Os personagens que criou tinham, segundo ele, uma grande vantagem em relação aos seres humanos, por serem produto da imaginação de um autor; faziam parte da arte e não da vida. Dessa forma, podem representar seus papéis de maneira verossímil e com uma consistência que a realidade não tem.
A vida de Pirandello tem lances trágicos. Sua primeira namorada, Lina, por quem ele era apaixonado, aceitou ser sua noiva e prometeram se casar após ele concluir seu curso superior, na Alemanha.
Quando ele retornou já não mais a amava e desfez o noivado. Lina enlouqueceu.
Anos depois, casado com Maria Antonietta, sua família perde tudo após um terremoto destruir sua mina de enxofre. Maria Antonietta enlouqueceu.
Nessa época, escreveu a peça “O Falecido Mattia Pascal”, a história de um homem que, aproveitando-se de uma falsa notícia sobre sua morte, resolve aproveitar as oportunidades de viver uma outra existência. Dá tudo errado.

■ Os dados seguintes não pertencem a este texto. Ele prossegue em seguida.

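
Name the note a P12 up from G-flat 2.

D-flat 4

Five letters up from G (plus an octave) reaches D.
A perfect twelfth is 19 semitones; 19 semitones up from Gb2 gives Db4.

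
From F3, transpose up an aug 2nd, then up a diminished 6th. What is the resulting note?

Eb4

F3 up an augmented second → G#3 (3 semitones).
A diminished sixth up from G#3 is Eb4.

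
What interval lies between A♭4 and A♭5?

A to A is the same letter name, plus an octave — that makes it an octave of some quality.
The perfect octave spans 12 semitones, and Ab4 to Ab5 is exactly 12 semitones — so this is a perfect octave.

perfect 8th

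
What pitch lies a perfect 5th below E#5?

Counting five letter names down from E lands on A.
Moving 7 semitones down from E#5 (the size of a perfect fifth) reaches A#4.

A#4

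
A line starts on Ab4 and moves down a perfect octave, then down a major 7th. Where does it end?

A perfect octave down from Ab4 is Ab3.
Ab3 down a major seventh → Bbb2 (11 semitones).

Bbb2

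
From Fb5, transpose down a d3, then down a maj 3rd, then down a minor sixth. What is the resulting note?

Fb5 down a diminished third → D5 (2 semitones).
Down a major third from D5: Bb4 (4 semitones down).
Down a minor sixth from Bb4: D4 (8 semitones down).

D4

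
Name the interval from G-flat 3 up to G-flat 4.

G to G is the same letter name, plus an octave: an octave.
Counting semitones, Gb3→Gb4 is 12, which is the perfect octave.

perfect octave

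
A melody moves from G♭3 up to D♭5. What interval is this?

P12

G to D spans five letter names (G-A-B-C-D), plus an octave, so the interval is some kind of twelfth.
Counting semitones, Gb3→Db5 is 19, which is the perfect twelfth.
(Equivalently, a compound perfect fifth: a perfect fifth plus an octave.)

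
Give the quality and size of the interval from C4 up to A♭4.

C to A spans six letter names (C-D-E-F-G-A): a sixth.
At 8 semitones, C4→Ab4 falls one short of a major sixth: minor.

m6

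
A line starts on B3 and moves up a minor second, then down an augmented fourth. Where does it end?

Up a minor second from B3: C4 (1 semitone up).
An augmented fourth down from C4 is Gb3.

Gb3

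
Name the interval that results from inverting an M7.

m2

Interval numbers invert to sum to nine: 7 + 2 = 9, so a seventh inverts to a second.
The quality also flips — major becomes minor — giving a minor second.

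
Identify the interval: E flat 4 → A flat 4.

E to A spans four letter names (E-F-G-A) — that makes it a fourth of some quality.
Eb4 to Ab4 is 5 semitones, matching the perfect fourth exactly, so the quality is perfect.

perfect fourth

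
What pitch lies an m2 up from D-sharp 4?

The second takes the letter from D up to E.
Moving 1 semitone up from D#4 (the size of a minor second) reaches E4.

E 4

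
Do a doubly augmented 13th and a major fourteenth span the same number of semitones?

Yes

A doubly augmented thirteenth = 23 semitones = a major fourteenth; enharmonically equal.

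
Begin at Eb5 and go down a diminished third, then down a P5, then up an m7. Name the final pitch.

Eb5 down a diminished third → C#5 (2 semitones).
Down a perfect fifth from C#5: F#4 (7 semitones down).
F#4 up a minor seventh → E5 (10 semitones).

E5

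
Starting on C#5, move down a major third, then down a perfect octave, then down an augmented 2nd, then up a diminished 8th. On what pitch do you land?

Gbb4

A major third down from C#5 is A4.
Down a perfect octave from A4: A3 (12 semitones down).
An augmented second down from A3 is Gb3.
Gb3 up a diminished octave → Gbb4 (11 semitones).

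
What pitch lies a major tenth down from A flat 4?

Three letters down from A (plus an octave) reaches F.
A major tenth is 16 semitones; 16 semitones down from Ab4 gives Fb3.

F flat 3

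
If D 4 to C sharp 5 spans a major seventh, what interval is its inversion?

The rule of nine gives the new number: 9 − 7 = 2, so a seventh becomes a second.
And major becomes minor under inversion, so we get a minor second.

minor second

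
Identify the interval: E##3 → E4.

E to E is the same letter name, plus an octave: an octave.
E##3 to E4 spans 10 semitones — two semitones narrower than the perfect octave (12) — giving a doubly diminished octave.

doubly diminished 8th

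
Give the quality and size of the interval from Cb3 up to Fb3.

P4

C to F spans four letter names (C-D-E-F), so the interval is some kind of fourth.
Counting semitones, Cb3→Fb3 is 5, which is the perfect fourth.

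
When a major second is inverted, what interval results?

Interval numbers invert to sum to nine: 2 + 7 = 9, so a second inverts to a seventh.
The quality also flips — major becomes minor — giving a minor seventh.

minor seventh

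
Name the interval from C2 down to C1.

Descending from C2 to C1 is the same interval as ascending C1 to C2.
C to C is the same letter name, plus an octave: an octave.
The perfect octave spans 12 semitones, and C1 to C2 is exactly 12 semitones — so this is a perfect octave.

perfect octave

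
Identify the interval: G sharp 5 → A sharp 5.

G to A spans two letter names (G-A): a second.
Counting semitones, G#5→A#5 is 2, which is the major second.

major second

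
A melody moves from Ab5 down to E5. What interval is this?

diminished fourth

Descending from Ab5 to E5 is the same interval as ascending E5 to Ab5.
E to A spans four letter names (E-F-G-A), so the interval is some kind of fourth.
The perfect fourth is 5 semitones; here we have 4, one semitone narrower: diminished.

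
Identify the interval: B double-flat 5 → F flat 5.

perfect fourth

Descending from Bbb5 to Fb5 is the same interval as ascending Fb5 to Bbb5.
F to B spans four letter names (F-G-A-B): a fourth.
The perfect fourth spans 5 semitones, and Fb5 to Bbb5 is exactly 5 semitones — so this is a perfect fourth.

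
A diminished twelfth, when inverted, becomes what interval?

A4

First reduce the compound diminished twelfth to its simple form, a diminished fifth.
Inverted interval numbers add to nine, so a fifth pairs with a fourth (5 + 4 = 9).
The quality also flips — diminished becomes augmented — giving an augmented fourth.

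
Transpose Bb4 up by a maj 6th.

G5

Counting six letter names up from B lands on G.
A major sixth spans 9 semitones, so from Bb4 the target pitch is G5.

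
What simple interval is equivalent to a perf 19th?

perfect 5th

Subtracting seven from the interval number removes an octave: 19 − 14 = 5.
So a perfect nineteenth is 2 octaves plus a perfect fifth. The quality is unchanged.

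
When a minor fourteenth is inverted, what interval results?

First reduce the compound minor fourteenth to its simple form, a minor seventh.
The rule of nine gives the new number: 9 − 7 = 2, so a seventh becomes a second.
And minor becomes major under inversion, so we get a major second.

major second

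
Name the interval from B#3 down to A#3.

Descending from B#3 to A#3 is the same interval as ascending A#3 to B#3.
A to B spans two letter names (A-B): a second.
The major second spans 2 semitones, and A#3 to B#3 is exactly 2 semitones — so this is a major second.

major 2nd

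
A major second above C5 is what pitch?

The second takes the letter from C up to D.
A major second spans 2 semitones, so from C5 the target pitch is D5.

D5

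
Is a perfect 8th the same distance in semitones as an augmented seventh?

Yes

Both span 12 semitones: a perfect octave and an augmented seventh are the same chromatic distance.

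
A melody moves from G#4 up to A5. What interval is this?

m9

G to A spans two letter names (G-A), plus an octave, so the interval is some kind of ninth.
G#4 to A5 is 13 semitones, a half step short of the major ninth (14), so this is minor.
(Equivalently, a compound minor second: a minor second plus an octave.)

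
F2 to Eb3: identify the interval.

minor 7th

F to E spans seven letter names (F-G-A-B-C-D-E) — that makes it a seventh of some quality.
F2 to Eb3 is 10 semitones, a half step short of the major seventh (11), so this is minor.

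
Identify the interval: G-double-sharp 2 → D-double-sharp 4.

G to D spans five letter names (G-A-B-C-D), plus an octave: a twelfth.
Counting semitones, G##2→D##4 is 19, which is the perfect twelfth.
(Equivalently, a compound perfect fifth: a perfect fifth plus an octave.)

P12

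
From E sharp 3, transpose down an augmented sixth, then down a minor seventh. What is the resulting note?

Down an augmented sixth from E#3: G2 (10 semitones down).
A minor seventh down from G2 is A1.

A 1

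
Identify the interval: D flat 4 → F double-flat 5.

D to F spans three letter names (D-E-F), plus an octave: a tenth.
A major tenth would be 16 semitones; Db4 to Fbb5 is 14, two semitones narrower, so the interval is diminished.
(Equivalently, a compound diminished third: a diminished third plus an octave.)

diminished tenth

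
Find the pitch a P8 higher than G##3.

For an octave the letter name doesn't change: still G, an octave up.
A perfect octave spans 12 semitones, so from G##3 the target pitch is G##4.

G##4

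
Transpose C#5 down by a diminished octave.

C##4

For an octave the letter name doesn't change: still C, an octave down.
Moving 11 semitones down from C#5 (the size of a diminished octave) reaches C##4.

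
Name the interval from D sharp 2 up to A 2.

diminished 5th

D to A spans five letter names (D-E-F-G-A): a fifth.
The perfect fifth is 7 semitones; here we have 6, one semitone narrower: diminished.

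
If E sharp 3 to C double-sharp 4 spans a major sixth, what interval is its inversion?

m3

Inverted interval numbers add to nine, so a sixth pairs with a third (6 + 3 = 9).
Quality inverts too: major becomes minor. That makes the inversion a minor third.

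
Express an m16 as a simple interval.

Subtracting seven from the interval number removes an octave: 16 − 14 = 2.
That makes a minor sixteenth a compound minor second — 2 octaves plus a minor second.

m2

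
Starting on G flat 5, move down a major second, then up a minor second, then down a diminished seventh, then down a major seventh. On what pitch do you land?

B double-flat 3

Gb5 down a major second → Fb5 (2 semitones).
A minor second up from Fb5 is Gbb5.
Down a diminished seventh from Gbb5: Ab4 (9 semitones down).
Down a major seventh from Ab4: Bbb3 (11 semitones down).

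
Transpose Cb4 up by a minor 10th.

The tenth's letter: C up three letter names plus an octave → E.
A minor tenth spans 15 semitones, so from Cb4 the target pitch is Ebb5.

Ebb5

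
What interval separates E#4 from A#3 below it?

P5

Descending from E#4 to A#3 is the same interval as ascending A#3 to E#4.
A to E spans five letter names (A-B-C-D-E): a fifth.
The perfect fifth spans 7 semitones, and A#3 to E#4 is exactly 7 semitones — so this is a perfect fifth.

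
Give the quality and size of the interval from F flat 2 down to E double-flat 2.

Descending from Fb2 to Ebb2 is the same interval as ascending Ebb2 to Fb2.
E to F spans two letter names (E-F), so the interval is some kind of second.
The major second spans 2 semitones, and Ebb2 to Fb2 is exactly 2 semitones — so this is a major second.

major second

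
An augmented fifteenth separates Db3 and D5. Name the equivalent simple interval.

A8

Take out an octave (7 from the number): 15 − 7 = 8.
That makes an augmented fifteenth a compound augmented octave — an octave plus an augmented octave.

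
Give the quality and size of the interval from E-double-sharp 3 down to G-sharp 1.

augmented 13th

Descending from E##3 to G#1 is the same interval as ascending G#1 to E##3.
G to E spans six letter names (G-A-B-C-D-E), plus an octave, so the interval is some kind of thirteenth.
The major thirteenth is 21 semitones; here we have 22, one semitone wider: augmented.
(Equivalently, a compound augmented sixth: an augmented sixth plus an octave.)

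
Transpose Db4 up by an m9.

Two letters up from D (plus an octave) reaches E.
Moving 13 semitones up from Db4 (the size of a minor ninth) reaches Ebb5.

Ebb5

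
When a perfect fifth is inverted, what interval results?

perfect fourth

Inverted interval numbers add to nine, so a fifth pairs with a fourth (5 + 4 = 9).
The quality also flips — perfect stays perfect — giving a perfect fourth.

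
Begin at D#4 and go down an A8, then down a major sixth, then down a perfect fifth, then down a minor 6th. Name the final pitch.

Down an augmented octave from D#4: D3 (13 semitones down).
D3 down a major sixth → F2 (9 semitones).
A perfect fifth down from F2 is Bb1.
A minor sixth down from Bb1 is D1.

D1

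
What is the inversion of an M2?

minor 7th

Inverted interval numbers add to nine, so a second pairs with a seventh (2 + 7 = 9).
The quality also flips — major becomes minor — giving a minor seventh.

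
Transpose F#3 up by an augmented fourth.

Four letter names up from F: B.
An augmented fourth spans 6 semitones, so from F#3 the target pitch is B#3.

B#3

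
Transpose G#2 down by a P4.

D#2

Counting four letter names down from G lands on D.
A perfect fourth spans 5 semitones, so from G#2 the target pitch is D#2.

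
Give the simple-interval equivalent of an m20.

minor sixth

Each octave removed subtracts seven from the number: 20 − 14 = 6.
That makes a minor twentieth a compound minor sixth — 2 octaves plus a minor sixth.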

Essa temática o acompanharia: a multiplicidade de máscaras que existe dentro de nós. O indivíduo não é um, mas muitos, tanto quanto o número de pessoas que nos vêem e julgam.

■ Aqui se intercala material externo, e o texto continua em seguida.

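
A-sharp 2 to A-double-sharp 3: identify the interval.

augmented 8th

A to A is the same letter name, plus an octave: an octave.
A perfect octave would be 12 semitones; A#2 to A##3 is 13, one semitone wider, so the interval is augmented.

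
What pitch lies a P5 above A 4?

E 5

The fifth takes the letter from A up to E.
Moving 7 semitones up from A4 (the size of a perfect fifth) reaches E5.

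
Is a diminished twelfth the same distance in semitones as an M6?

No

A diminished twelfth spans 18 semitones; a major sixth spans 9 semitones. They differ by 9.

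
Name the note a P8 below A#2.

A#1

For an octave the letter name doesn't change: still A, an octave down.
A perfect octave is 12 semitones; 12 semitones down from A#2 gives A#1.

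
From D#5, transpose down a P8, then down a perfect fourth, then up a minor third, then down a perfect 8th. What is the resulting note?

C#3

D#5 down a perfect octave → D#4 (12 semitones).
A perfect fourth down from D#4 is A#3.
A minor third up from A#3 is C#4.
A perfect octave down from C#4 is C#3.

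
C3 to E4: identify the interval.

M10

C to E spans three letter names (C-D-E), plus an octave: a tenth.
The major tenth spans 16 semitones, and C3 to E4 is exactly 16 semitones — so this is a major tenth.
(Equivalently, a compound major third: a major third plus an octave.)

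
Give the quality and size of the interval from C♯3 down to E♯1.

minor thirteenth

Descending from C#3 to E#1 is the same interval as ascending E#1 to C#3.
E to C spans six letter names (E-F-G-A-B-C), plus an octave, so the interval is some kind of thirteenth.
A major thirteenth would be 21 semitones, but E#1 to C#3 is 20 — one semitone narrower, making it a minor thirteenth.
(Equivalently, a compound minor sixth: a minor sixth plus an octave.)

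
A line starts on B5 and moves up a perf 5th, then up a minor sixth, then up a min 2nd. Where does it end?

Eb7

A perfect fifth up from B5 is F#6.
Up a minor sixth from F#6: D7 (8 semitones up).
D7 up a minor second → Eb7 (1 semitone).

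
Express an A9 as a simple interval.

Subtracting seven from the interval number removes an octave: 9 − 7 = 2.
So an augmented ninth is an octave plus an augmented second. The quality is unchanged.

A2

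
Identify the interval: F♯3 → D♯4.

major sixth

F to D spans six letter names (F-G-A-B-C-D), so the interval is some kind of sixth.
F#3 to D#4 is 9 semitones, matching the major sixth exactly, so the quality is major.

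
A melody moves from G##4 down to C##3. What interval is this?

perfect twelfth

Descending from G##4 to C##3 is the same interval as ascending C##3 to G##4.
C to G spans five letter names (C-D-E-F-G), plus an octave — that makes it a twelfth of some quality.
The perfect twelfth spans 19 semitones, and C##3 to G##4 is exactly 19 semitones — so this is a perfect twelfth.
(Equivalently, a compound perfect fifth: a perfect fifth plus an octave.)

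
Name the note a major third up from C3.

E3

The third takes the letter from C up to E.
A major third is 4 semitones; 4 semitones up from C3 gives E3.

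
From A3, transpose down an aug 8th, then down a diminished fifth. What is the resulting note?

Down an augmented octave from A3: Ab2 (13 semitones down).
A diminished fifth down from Ab2 is D2.

D2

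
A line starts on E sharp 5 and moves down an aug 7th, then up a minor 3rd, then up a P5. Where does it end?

E flat 5

E#5 down an augmented seventh → F4 (12 semitones).
Up a minor third from F4: Ab4 (3 semitones up).
Up a perfect fifth from Ab4: Eb5 (7 semitones up).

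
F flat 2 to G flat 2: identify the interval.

M2

F to G spans two letter names (F-G), so the interval is some kind of second.
Fb2 to Gb2 is 2 semitones, matching the major second exactly, so the quality is major.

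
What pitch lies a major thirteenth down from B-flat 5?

D-flat 4

Six letters down from B (plus an octave) reaches D.
Moving 21 semitones down from Bb5 (the size of a major thirteenth) reaches Db4.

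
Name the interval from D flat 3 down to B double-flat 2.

Descending from Db3 to Bbb2 is the same interval as ascending Bbb2 to Db3.
B to D spans three letter names (B-C-D), so the interval is some kind of third.
The major third spans 4 semitones, and Bbb2 to Db3 is exactly 4 semitones — so this is a major third.

major third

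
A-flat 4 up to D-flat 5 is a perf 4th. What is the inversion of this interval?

P5

Inverted interval numbers add to nine, so a fourth pairs with a fifth (4 + 5 = 9).
And perfect stays perfect under inversion, so we get a perfect fifth.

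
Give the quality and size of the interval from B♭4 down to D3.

Descending from Bb4 to D3 is the same interval as ascending D3 to Bb4.
D to B spans six letter names (D-E-F-G-A-B), plus an octave — that makes it a thirteenth of some quality.
D3 to Bb4 is 20 semitones, a half step short of the major thirteenth (21), so this is minor.
(Equivalently, a compound minor sixth: a minor sixth plus an octave.)

minor 13th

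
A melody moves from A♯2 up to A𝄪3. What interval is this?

augmented octave

A to A is the same letter name, plus an octave — that makes it an octave of some quality.
The perfect octave is 12 semitones; here we have 13, one semitone wider: augmented.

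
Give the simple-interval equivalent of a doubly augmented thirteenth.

AA6

Subtracting seven from the interval number removes an octave: 13 − 7 = 6.
That makes a doubly augmented thirteenth a compound doubly augmented sixth — an octave plus a doubly augmented sixth.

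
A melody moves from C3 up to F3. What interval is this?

perfect fourth

C to F spans four letter names (C-D-E-F) — that makes it a fourth of some quality.
Counting semitones, C3→F3 is 5, which is the perfect fourth.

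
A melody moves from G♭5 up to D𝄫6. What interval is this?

G to D spans five letter names (G-A-B-C-D) — that makes it a fifth of some quality.
The perfect fifth is 7 semitones; here we have 6, one semitone narrower: diminished.

diminished fifth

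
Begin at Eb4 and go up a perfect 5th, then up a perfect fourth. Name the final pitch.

Eb4 up a perfect fifth → Bb4 (7 semitones).
Bb4 up a perfect fourth → Eb5 (5 semitones).

Eb5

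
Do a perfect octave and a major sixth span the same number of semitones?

No

A perfect octave spans 12 semitones; a major sixth spans 9 semitones. They differ by 3.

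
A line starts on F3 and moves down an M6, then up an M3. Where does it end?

C3

F3 down a major sixth → Ab2 (9 semitones).
Ab2 up a major third → C3 (4 semitones).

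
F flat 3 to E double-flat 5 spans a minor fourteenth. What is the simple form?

minor 7th

Subtracting seven from the interval number removes an octave: 14 − 7 = 7.
So a minor fourteenth is an octave plus a minor seventh. The quality is unchanged.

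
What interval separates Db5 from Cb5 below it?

major 2nd

Descending from Db5 to Cb5 is the same interval as ascending Cb5 to Db5.
C to D spans two letter names (C-D) — that makes it a second of some quality.
Cb5 to Db5 is 2 semitones, matching the major second exactly, so the quality is major.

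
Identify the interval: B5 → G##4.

Descending from B5 to G##4 is the same interval as ascending G##4 to B5.
G to B spans three letter names (G-A-B), plus an octave — that makes it a tenth of some quality.
G##4 to B5 spans 14 semitones — two semitones narrower than the major tenth (16) — giving a diminished tenth.
(Equivalently, a compound diminished third: a diminished third plus an octave.)

diminished 10th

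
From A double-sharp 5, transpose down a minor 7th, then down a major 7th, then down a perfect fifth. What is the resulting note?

F double-sharp 3

Down a minor seventh from A##5: B##4 (10 semitones down).
A major seventh down from B##4 is C##4.
A perfect fifth down from C##4 is F##3.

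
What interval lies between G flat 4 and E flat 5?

G to E spans six letter names (G-A-B-C-D-E): a sixth.
Counting semitones, Gb4→Eb5 is 9, which is the major sixth.

major sixth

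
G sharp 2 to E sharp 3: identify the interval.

major 6th

G to E spans six letter names (G-A-B-C-D-E), so the interval is some kind of sixth.
Counting semitones, G#2→E#3 is 9, which is the major sixth.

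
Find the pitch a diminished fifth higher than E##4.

The fifth takes the letter from E up to B.
Moving 6 semitones up from E##4 (the size of a diminished fifth) reaches B#4.

B#4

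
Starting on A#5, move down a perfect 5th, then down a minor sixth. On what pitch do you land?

F##4

A perfect fifth down from A#5 is D#5.
Down a minor sixth from D#5: F##4 (8 semitones down).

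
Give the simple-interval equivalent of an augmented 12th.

Subtracting seven from the interval number removes an octave: 12 − 7 = 5.
So an augmented twelfth is an octave plus an augmented fifth. The quality is unchanged.

A5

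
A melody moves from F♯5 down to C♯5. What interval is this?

perfect fourth

Descending from F#5 to C#5 is the same interval as ascending C#5 to F#5.
C to F spans four letter names (C-D-E-F): a fourth.
The perfect fourth spans 5 semitones, and C#5 to F#5 is exactly 5 semitones — so this is a perfect fourth.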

“Seis Personagens à Procura de um Autor” é sua peça mais complexa. É o teatro como tema do teatro. Obra-prima!
“A influência de Pirandello na dramaturgia do século XX é incomensurável.

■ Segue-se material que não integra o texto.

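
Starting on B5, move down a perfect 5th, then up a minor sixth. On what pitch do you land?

B5 down a perfect fifth → E5 (7 semitones).
A minor sixth up from E5 is C6.

C6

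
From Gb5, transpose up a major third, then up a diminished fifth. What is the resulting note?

Gb5 up a major third → Bb5 (4 semitones).
Up a diminished fifth from Bb5: Fb6 (6 semitones up).

Fb6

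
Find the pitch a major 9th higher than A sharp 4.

The ninth's letter: A up two letter names plus an octave → B.
A major ninth spans 14 semitones, so from A#4 the target pitch is B#5.

B sharp 5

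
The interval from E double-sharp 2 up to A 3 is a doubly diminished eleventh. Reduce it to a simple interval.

Subtracting seven from the interval number removes an octave: 11 − 7 = 4.
That makes a doubly diminished eleventh a compound doubly diminished fourth — an octave plus a doubly diminished fourth.

doubly diminished 4th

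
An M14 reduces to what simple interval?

Take out an octave (7 from the number): 14 − 7 = 7.
Quality carries through unchanged, so the simple form is a major seventh.

major 7th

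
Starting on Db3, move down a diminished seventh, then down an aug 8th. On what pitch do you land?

Down a diminished seventh from Db3: E2 (9 semitones down).
Down an augmented octave from E2: Eb1 (13 semitones down).

Eb1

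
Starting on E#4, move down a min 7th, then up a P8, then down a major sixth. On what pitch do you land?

E#4 down a minor seventh → F##3 (10 semitones).
F##3 up a perfect octave → F##4 (12 semitones).
F##4 down a major sixth → A#3 (9 semitones).

A#3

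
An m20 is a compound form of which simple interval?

minor sixth

Each octave removed subtracts seven from the number: 20 − 14 = 6.
So a minor twentieth is 2 octaves plus a minor sixth. The quality is unchanged.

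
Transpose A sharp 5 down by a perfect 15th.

A sharp 3

For a fifteenth the letter name doesn't change: still A, two octaves down.
A perfect fifteenth spans 24 semitones, so from A#5 the target pitch is A#3.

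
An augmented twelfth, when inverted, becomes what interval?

d4

First reduce the compound augmented twelfth to its simple form, an augmented fifth.
Inverted interval numbers add to nine, so a fifth pairs with a fourth (5 + 4 = 9).
And augmented becomes diminished under inversion, so we get a diminished fourth.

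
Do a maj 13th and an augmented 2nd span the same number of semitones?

A major thirteenth spans 21 semitones; an augmented second spans 3 semitones. They differ by 18.

No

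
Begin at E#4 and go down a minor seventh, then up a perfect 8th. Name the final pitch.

A minor seventh down from E#4 is F##3.
Up a perfect octave from F##3: F##4 (12 semitones up).

F##4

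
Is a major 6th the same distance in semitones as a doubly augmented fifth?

Yes

A major sixth spans 9 semitones, and a doubly augmented fifth also spans 9 semitones — they're enharmonic.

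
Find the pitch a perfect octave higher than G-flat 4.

G-flat 5

An octave keeps the letter name G, an octave up from G.
A perfect octave spans 12 semitones, so from Gb4 the target pitch is Gb5.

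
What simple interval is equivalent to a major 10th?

M3

Subtracting seven from the interval number removes an octave: 10 − 7 = 3.
So a major tenth is an octave plus a major third. The quality is unchanged.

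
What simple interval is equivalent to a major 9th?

Each octave removed subtracts seven from the number: 9 − 7 = 2.
Quality carries through unchanged, so the simple form is a major second.

major second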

Em sua angústia sobre a natureza da existência, antecipa-se a Sartre e Camus; em suas percepções sobre a desintegração da personalidade e isolamento do homem, antecipa-se a Samuel Beckett; em sua implacável guerra sobre a linguagem, teoria, conceitos e espírito coletivo, antecipa-se a Eugène Ionesco; na maneira como aborda o conflito entre verdade e ilusão, antecipa-se a Eugene O’Neill (e, posteriormente, a Harold Pinter e Edward Albee); em suas experiências com o teatro, antecipa-se a uma multidão de dramaturgos experimentais; em seu emprego da interação de atores e personagens, antecipa-se a Jean Anouilh; em sua visão da tensão entre máscara pública e a face particular, antecipa-se a Jean Giraudoux; e em seu conceito do homem como animal que interpreta um papel, antecipa-se a Jean Genet.” (Robert Brustein)
Na atualidade, há personagens no governo que estão à busca de autores. Personagens que normalmente se apresentam como “vítimas”, quando sabemos que são “algozes”; que fingem ser “conservadores”, embora sua sanha seja a de destruir; que falam em probidade enquanto desmoronam os meios institucionais de controle etc. Vocês sabem.
Um governo cujo mote alguns vêem como sendo “mate” e “desmate”.
“Mate e desmate”, “nunca antes na história deste País”, alguém definiu de forma tão apropriada a longa noite que atravessamos.